There is gardening as a civilised endeavour aimed at enhancing the aesthetic value of one’s home in the manner of a Merchant-Ivory film.
And then there is full-body-contact gardening.
The first has ivy-covered walls as a backdrop and generally features a woman named Julia taking tea.
With the other, ivy is the alien invader, slithering up gulches, strangling native trees.
Thanks to the Green Tacoma Partnership, we’ve got the gulch. And a Julia. Together, they offer an opportunity for some gardening that makes the Super Bowl look like a board game.
Last Saturday, otherwise known as Green Tacoma Day, the partnership launched the restoration of Julia’s Gulch, which runs from Northeast Tacoma to Commencement Bay east of Norpoint Drive.
Some 120 volunteers came clean and left dirty. They had the satisfaction of knowing they were the first public work crew in the effort to tug the gulch back to its native state.
It will likely take years.
The aim is to make it resemble what Julia Staney Hughes looked up at from her home on Hylebos Creek a century ago. She saw nary a tree smothering under ivy. If she scratched herself on a sticker, it was not a Himalayan blackberry.
Hughes, whose family was of the Puyallup and Klickitat tribes, eventually sold the steep slice of watershed and moved to Fox Island.
Fast forward to 2006. The land was for sale again when word spread that it might be developed into 52 home sites. That buzz prompted an unlikely alliance to come up with the roughly $2 million asking price and preserve the 31 acres as open space.
The Port of Tacoma contributed $1.5 million. The city allocated $300,000. Metal recycler Schnitzer Steel Industries Inc. donated $320,500. The combined funds paid for the land and set up a $75,000 stewardship fund. The port owns the land now, and conservation groups will manage the cleanup.
There’s a bit of goodness here for all the constituents.
Unless deer and coyotes develop a sudden aptitude for cell phones, port industries won’t have residents on that hillside complaining about lights and noise. Critters won’t be evicted. The people of Northeast Tacoma will keep trees that filter the air, block sound and stabilize the hillside.
But buying the land isn’t enough.
This swatch needs saving from the invaders. That starts with an assessment of the damage they’ve done, and a scientific restoration plan.
That’s where the Green Tacoma Partnerships steps in. It includes the Cascade Land Conservancy, Tahoma Audubon, the City of Tacoma, Metro Parks and in this case, Friends of Julia’s Gulch.
It organized last weekend’s launch and is the contact for ongoing restoration. You can find out more, and see a slide show of the inaugural gulch party, at www.greentacoma.org.
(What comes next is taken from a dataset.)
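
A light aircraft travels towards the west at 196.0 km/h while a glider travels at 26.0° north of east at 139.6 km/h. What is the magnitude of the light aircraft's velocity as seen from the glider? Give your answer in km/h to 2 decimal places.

Taking east as x and north as y: light aircraft velocity = (-196.000, 0.000) km/h; glider velocity = (125.472, 61.197) km/h.
Velocity of light aircraft relative to glider = (-196.000, 0.000) − (125.472, 61.197) = (-321.472, -61.197) km/h.
Magnitude = |(-321.472, -61.197)| = 327.245 km/h.

327.24 km/h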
Brian Castello came from Seattle with an EarthCorps team to demonstrate a tree rescue technique. The ivied walls and halls of the University of Washington make him want to reach for the clippers. But that would be wrong. So he brought those clippers to Julia’s Creek.
One hillside was covered in the stuff.
“That’s called an ivy desert,” he said.
The vine keeps everything else from growing there. Native shrubs can’t sprout. Trees can’t reseed.
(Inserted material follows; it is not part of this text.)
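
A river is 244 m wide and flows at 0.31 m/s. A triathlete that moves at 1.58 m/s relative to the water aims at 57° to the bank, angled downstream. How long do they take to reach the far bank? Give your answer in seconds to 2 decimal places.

184.14 s

The component of the triathlete's velocity perpendicular to the bank is 1.58 × sin 57° = 1.325 m/s.
The flow acts along the bank and has no component across it.
Time = 244 / 1.325 = 184.137 s.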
Castello went to the aid of a tree. He reached as high as he could and clipped all the vines that had shrouded the trunk.
Then he worked outward from the trunk, grabbing chunks of vine, pulling it and rolling it away from the tree. It’s like rolling up a rug that’s fighting back because it’s bonded too closely with the living room floor.
It’s full-contact gardening. And, saving Julia’s Gulch one tree at a time, it’s a civilised endeavour.